En parallèle du sport, Marie Marvingt s’initie à l’aviation, d’abord avec un ballon sphérique, à l’aéroclub de France. La jeune femme franchit un cap en apprenant à piloter aux côtés de Blanchet, Bachelard et Barbotte. Elle décroche son brevet de pilote de ballon libre en 1901 et vole accompagnée la même année. En solo, ce sera en 1907, à bord de L’Étoile filante, son propre ballon de 1 200 m3. Elle sera la première femme au monde à décrocher les quatre brevets de pilote (ballon libre, avion, hydravion et hélicoptère). Elle finit par piloter seule son aéroplane monoplan baptisé Antoinette. C’est avec cet appareil qu’elle devient titulaire du brevet de pilote de l’aéroclub de France, et par là même, la troisième femme au monde à obtenir son brevet de pilote. Alors que la Première Guerre mondiale éclate, la jeune femme souhaite s’engager dans l’armée, en tant que pilote.

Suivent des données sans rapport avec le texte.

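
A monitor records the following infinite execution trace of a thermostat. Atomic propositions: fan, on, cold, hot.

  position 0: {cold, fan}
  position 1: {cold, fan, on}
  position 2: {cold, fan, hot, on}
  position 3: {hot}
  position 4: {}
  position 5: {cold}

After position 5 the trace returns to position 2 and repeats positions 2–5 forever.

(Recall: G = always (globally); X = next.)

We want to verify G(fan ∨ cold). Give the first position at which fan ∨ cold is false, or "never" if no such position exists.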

Sous les traits de Beaulieu
Malgré une réponse négative, elle remplace au pied levé un pilote blessé et soigné par la Croix rouge, où elle exerce en tant qu’infirmière en chirurgie. Elle participe à des missions de bombardements aériens au-dessus de la base aérienne allemande 128 Metz-Frescaty. Un fait d’arme qui lui vaut d’être décorée de la croix de guerre 14-18. Malgré tout, la Grande muette refuse de l’engager et c’est déguisée en homme qu’elle rejoint les tranchées et le 42e bataillon de chasseurs à pied, sous le pseudonyme de Beaulieu. Il faudra à peine six mois pour qu’elle soit démasquée à cause d’une mèche de cheveux rebelle... Mais son expérience sur le terrain militaire et ses études de médecine séduisent le maréchal Foch, qui l’autorise à intégrer le troisième régiment des chasseurs alpins en tant qu’infirmière cette fois et correspondante de guerre, dans les Dolomites. Durant six mois, elle évacue des blessés sur des brancards, à ski... Avant de devenir Poilue, la jeune femme avait planché sur la conception d’un avion ambulance avec l’ingénieur Louis Béchereau. Les plans sont faits et confiés à la société de production des aéroplanes Deperdussin. Mais son dirigeant est accusé de détournement de fonds et fait capoter le projet. Pour elle, l’avion-ambulance peut être « l’œil du médecin chef ». Les prémices des futurs moyens de secours aériens.